“Our ethos is the opposite of ‘underground’,” says Joe Marschall of Groundfloor Radio, a newly established, vinyl-based radio network that revolves around underground dance music. “It’s about making it accessible.”

He started DJing with uni mate Dan Gill last year on the ground floor of his nanna’s house (hence the name). “She was at our first gig at Sugar,” Marschall says, “double-parked with G&Ts.”

The pair sees a new trajectory for Adelaide’s music scene. “This soulful, good-time music isn’t played on [commercial] radio … It spreads by word of mouth, not on public forums,” says Gill. Though underground music can have a degree of elitism attached to it, “I think the fear of it becoming ‘not-underground’ is where that comes from,” says Marschall.

Groundfloor is – by name and nature – on the ground. “It’s built on connections with people on the street, in clubs, in bars,” says Gill. They recently moved into the former Soundpond studio at BRKLYN on Rundle Street. “Ironically we’re now on the first floor,” Marschall quips.

Live mixes are what it’s all about; a daily two-hour broadcast is the short-term goal. Listen in real-time on streaming app Mixlr, or sift through the back catalogue on Mixcloud (like Soundcloud but for mixes). “It’s on-demand,” says Marschall. There’s an interactive schedule on the website.

Marschall and Gill’s DJ monikers are Joe Leisure and Marcello, respectively. Each of the network’s “channels” has its own tastemaker. “There’ll be certain genres that connote their taste without restricting them,” Gill says. Think disco, funk, house (and deep house), techno, ambient and left-field.

Small club nights born from these genres can find it hard to pull a crowd. “There are so many DJs playing fantastic music late at night to no one at all,” says Marschall. Groundfloor takes a bigger-picture approach. “We’ve got the ability to record it … put it all on one platform and push the community in a single direction,” says Gill.

Groundfloor can broadcast live anywhere, anytime. The idea of a radio-network-run club night interested Sugar-nightclub identity Driller Jet Armstrong, who instated a Groundfloor residency on Thursday nights. They also live-broadcasted Paradise Loft’s ’70s New York-style disco party in May and will soundtrack riverside pop-up Archie's Clubhouse this summer.
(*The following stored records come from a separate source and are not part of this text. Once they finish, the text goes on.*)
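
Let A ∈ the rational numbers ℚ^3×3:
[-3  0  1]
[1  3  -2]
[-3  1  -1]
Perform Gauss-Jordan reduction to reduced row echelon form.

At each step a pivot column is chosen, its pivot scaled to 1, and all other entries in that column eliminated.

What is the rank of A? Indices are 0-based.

rank = 3

[1] R0 /= -3  ⇒  (1, 0, -1/3)
     R1 -= 1·R0  ⇒  (0, 3, -5/3)
     R2 -= -3·R0  ⇒  (0, 1, -2)
[2] R1 /= 3  ⇒  (0, 1, -5/9)
     R2 -= 1·R1  ⇒  (0, 0, -13/9)
[3] R2 /= -13/9  ⇒  (0, 0, 1)
     R0 -= -1/3·R2  ⇒  (1, 0, 0)
     R1 -= -5/9·R2  ⇒  (0, 1, 0)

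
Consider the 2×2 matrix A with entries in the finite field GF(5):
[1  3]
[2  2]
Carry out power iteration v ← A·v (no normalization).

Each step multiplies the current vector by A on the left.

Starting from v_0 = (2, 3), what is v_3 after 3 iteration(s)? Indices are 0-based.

v_0 = (2, 3).
v_1 = A·v_0 = (1, 0).
v_2 = A·v_1 = (1, 2).
v_3 = A·v_2 = (2, 1).

v_3 = (2, 1)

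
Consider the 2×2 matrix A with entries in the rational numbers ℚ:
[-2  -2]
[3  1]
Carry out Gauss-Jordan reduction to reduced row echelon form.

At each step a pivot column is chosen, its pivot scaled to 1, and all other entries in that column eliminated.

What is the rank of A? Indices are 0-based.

step 1: normalize row 0 (÷-2) = (1, 1)
  row 1: subtract 3×row0 = (0, -2)
step 2: normalize row 1 (÷-2) = (0, 1)
  row 0: subtract 1×row1 = (1, 0)

rank = 2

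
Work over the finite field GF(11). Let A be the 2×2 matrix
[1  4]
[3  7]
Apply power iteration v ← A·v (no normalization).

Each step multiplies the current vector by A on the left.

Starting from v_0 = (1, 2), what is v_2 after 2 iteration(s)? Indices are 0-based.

v_2 = (0, 3)

v_0 = (1, 2).
v_1 = A·v_0 = (9, 6).
v_2 = A·v_1 = (0, 3).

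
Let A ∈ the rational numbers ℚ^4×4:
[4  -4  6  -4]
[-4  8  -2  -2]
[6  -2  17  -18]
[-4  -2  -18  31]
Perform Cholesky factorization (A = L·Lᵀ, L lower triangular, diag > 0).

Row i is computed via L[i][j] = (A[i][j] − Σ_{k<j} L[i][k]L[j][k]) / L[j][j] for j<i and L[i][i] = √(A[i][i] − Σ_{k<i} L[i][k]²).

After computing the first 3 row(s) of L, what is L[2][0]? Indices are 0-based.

Step 1: L[0][0] = √(4) = 2.
  L[1][0] = (-4) / L[0][0] = -2.
Step 2: L[1][1] = √(4) = 2.
  L[2][0] = (6) / L[0][0] = 3.
  L[2][1] = (4) / L[1][1] = 2.
Step 3: L[2][2] = √(4) = 2.

L[2][0] = 3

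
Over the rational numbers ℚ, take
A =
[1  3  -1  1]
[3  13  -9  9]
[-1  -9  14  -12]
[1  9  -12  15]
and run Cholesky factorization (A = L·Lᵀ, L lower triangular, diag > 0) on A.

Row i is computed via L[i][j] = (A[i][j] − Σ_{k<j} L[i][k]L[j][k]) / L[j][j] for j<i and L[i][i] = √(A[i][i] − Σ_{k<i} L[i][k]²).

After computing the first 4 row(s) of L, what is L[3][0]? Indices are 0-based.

L[3][0] = 1

Step 1: L[0][0] = √(1) = 1.
  L[1][0] = (3) / L[0][0] = 3.
Step 2: L[1][1] = √(4) = 2.
  L[2][0] = (-1) / L[0][0] = -1.
  L[2][1] = (-6) / L[1][1] = -3.
Step 3: L[2][2] = √(4) = 2.
  L[3][0] = (1) / L[0][0] = 1.
  L[3][1] = (6) / L[1][1] = 3.
  L[3][2] = (-2) / L[2][2] = -1.
Step 4: L[3][3] = √(4) = 2.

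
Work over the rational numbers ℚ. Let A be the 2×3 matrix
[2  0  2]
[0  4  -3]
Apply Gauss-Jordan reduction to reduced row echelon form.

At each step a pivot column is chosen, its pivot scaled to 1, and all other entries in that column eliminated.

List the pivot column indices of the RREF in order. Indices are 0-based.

pivot columns: 0, 1

[1] R0 /= 2  ⇒  (1, 0, 1)
[2] R1 /= 4  ⇒  (0, 1, -3/4)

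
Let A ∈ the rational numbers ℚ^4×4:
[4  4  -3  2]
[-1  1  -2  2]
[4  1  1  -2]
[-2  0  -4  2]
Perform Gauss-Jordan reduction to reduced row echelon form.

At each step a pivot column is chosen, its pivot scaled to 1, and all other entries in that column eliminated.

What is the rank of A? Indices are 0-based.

rank = 4

step 1: normalize row 0 (÷4) = (1, 1, -3/4, 1/2)
  row 1: subtract -1×row0 = (0, 2, -11/4, 5/2)
  row 2: subtract 4×row0 = (0, -3, 4, -4)
  row 3: subtract -2×row0 = (0, 2, -11/2, 3)
step 2: normalize row 1 (÷2) = (0, 1, -11/8, 5/4)
  row 0: subtract 1×row1 = (1, 0, 5/8, -3/4)
  row 2: subtract -3×row1 = (0, 0, -1/8, -1/4)
  row 3: subtract 2×row1 = (0, 0, -11/4, 1/2)
step 3: normalize row 2 (÷-1/8) = (0, 0, 1, 2)
  row 0: subtract 5/8×row2 = (1, 0, 0, -2)
  row 1: subtract -11/8×row2 = (0, 1, 0, 4)
  row 3: subtract -11/4×row2 = (0, 0, 0, 6)
step 4: normalize row 3 (÷6) = (0, 0, 0, 1)
  row 0: subtract -2×row3 = (1, 0, 0, 0)
  row 1: subtract 4×row3 = (0, 1, 0, 0)
  row 2: subtract 2×row3 = (0, 0, 1, 0)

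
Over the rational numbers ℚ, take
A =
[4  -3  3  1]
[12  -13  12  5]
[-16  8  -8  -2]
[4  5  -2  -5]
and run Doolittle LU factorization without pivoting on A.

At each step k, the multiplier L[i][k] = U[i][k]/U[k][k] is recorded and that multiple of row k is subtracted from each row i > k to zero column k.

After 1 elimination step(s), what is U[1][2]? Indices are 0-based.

U[1][2] = 3

[col 0] pivot 4
  R1 -= 3*R0 → (0, -4, 3, 2)  (L[1][0] := 3)
  R2 -= -4*R0 → (0, -4, 4, 2)  (L[2][0] := -4)
  R3 -= 1*R0 → (0, 8, -5, -6)  (L[3][0] := 1)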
Gill recognises they’re not breaking new ground. “What we’re expressing has already had traction in Adelaide,” he explains. “There used to be a massive underground scene in the late ’80s and early ’90s.” Marschall adds: “We’re digging up stories from people [of that era].” External factors such as liquor licensing may have contributed to the lull, Gill says, “as opposed to the culture itself extinguishing.”

More than 30 DJs have already engaged with the music broadcaster, but it’s more than that. The cross-disciplinary platform also has a blog (where content is categorised and analysed so it’s easier to digest), a photo gallery and an event page.